The use of relative popularity is something I would agree with in most circumstances. The surname map, however, is designed to give a national impression (rather than state by state) impression of the general distribution of surnames. Had we used a relative measure (such as freq. per million) where would the million come from, the state or the entire US population? If it were the former we would compound the second criticism below. If we wanted a comparison (such as changes over time) we would, of course, have used relative frequencies.
“The cutoff of top 25 names in each state suffers a similar problem. The 26th most popular name in California, a populous state, is of more interest than say the 15th most popular name in Montana (or insert your favorite small state). Instead, a more sensible cutoff would be including names that account for at least 2 percent (say) of a state’s population. By doing this, the more populated states would have more entries than the less populated states.”
As another commenter remarked, the long-tailed nature of the surname distribution would mean there is very little difference between the popularity rank and an equally arbitrary cialis cutoff percentage. I also don’t understand why more populated states would have more surnames at the top of their distribution. It is not necessarily the case that population size correlates with surname frequency.
“Given the above bullets, it is not surprising that the word-size scale has serious problems. Because it is an absolute number and not relative to each state’s population, the big words can only show up in populous states.

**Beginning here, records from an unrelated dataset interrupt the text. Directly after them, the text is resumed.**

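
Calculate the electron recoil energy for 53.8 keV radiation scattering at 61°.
2.7680 keV

By energy conservation: K_e = E_initial - E_final

First find the scattered photon energy:
Initial wavelength: λ = hc/E = 23.0454 pm
Compton shift: Δλ = λ_C(1 - cos(61°)) = 1.2500 pm
Final wavelength: λ' = 23.0454 + 1.2500 = 24.2954 pm
Final photon energy: E' = hc/λ' = 51.0320 keV

Electron kinetic energy:
K_e = E - E' = 53.8000 - 51.0320 = 2.7680 keV

(Intermediate values are shown rounded; full precision is carried through to the final answer.)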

In other words, the size of the words tells us about the geographical distribution of the U.S. population. As I mentioned before (such as here), this insight is available on pretty much every map used to plot data that has ever been produced. The one thing that all these maps never fail to tell us is the fact that most of the U.S. population is bi-coastal. Unfortunately, the real message of the map — in this case, the geography of surnames — is subsumed.”

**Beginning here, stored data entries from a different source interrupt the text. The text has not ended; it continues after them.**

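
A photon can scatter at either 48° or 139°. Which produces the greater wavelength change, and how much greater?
139° produces the larger shift by a factor of 5.303

Calculate both shifts using Δλ = λ_C(1 - cos θ):

For θ₁ = 48°:
Δλ₁ = 2.4263 × (1 - cos(48°))
Δλ₁ = 2.4263 × 0.3309
Δλ₁ = 0.8028 pm

For θ₂ = 139°:
Δλ₂ = 2.4263 × (1 - cos(139°))
Δλ₂ = 2.4263 × 1.7547
Δλ₂ = 4.2575 pm

The 139° angle produces the larger shift.
Ratio: 4.2575/0.8028 = 5.303

(Intermediate values are shown rounded; full precision is carried through to the final answer.)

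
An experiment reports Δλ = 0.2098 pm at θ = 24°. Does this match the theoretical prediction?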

The message of the map is that surnames are not randomly distributed across the US. Each wave of migrants moving to the US has a clear preference (or necessity) to where they live(d) and this has creates the diverse patchwork of surnames shown in the map. I cannot see how this message has been subsumed by not standardising for population. If this was a map of car theft then it would be nonsense to not account for population density (or car density) but in the context of surnames (due to the nature of their distribution throughout the population) the patterns (and message) would have been similar.
“And then, the map invents false data. Notice that there are 1,250 geographic sites on the map (25 names times 50 states). This is a visually prominent feature of the map, and yet there is no rhyme or reason as to where the names are placed, with the exception of respecting state boundaries. The casual reader may think that the appearance of the Chinese name “Lee” in the inner, central part of California implies that Lee-named Chinese-Americans aggregate in those parts of California. Far from the truth!”
This is the biggest limitation of the map- and one I had tried to address in the London Surnames map. We were constrained by the fact that the map was being designed for print. Had it been designed as an interactive map (and not simply a static image) we would not have gone about it this way.
As with all visualisations you can’t please everyone, but I hope I have provided some insight into why the map developed the way that it did.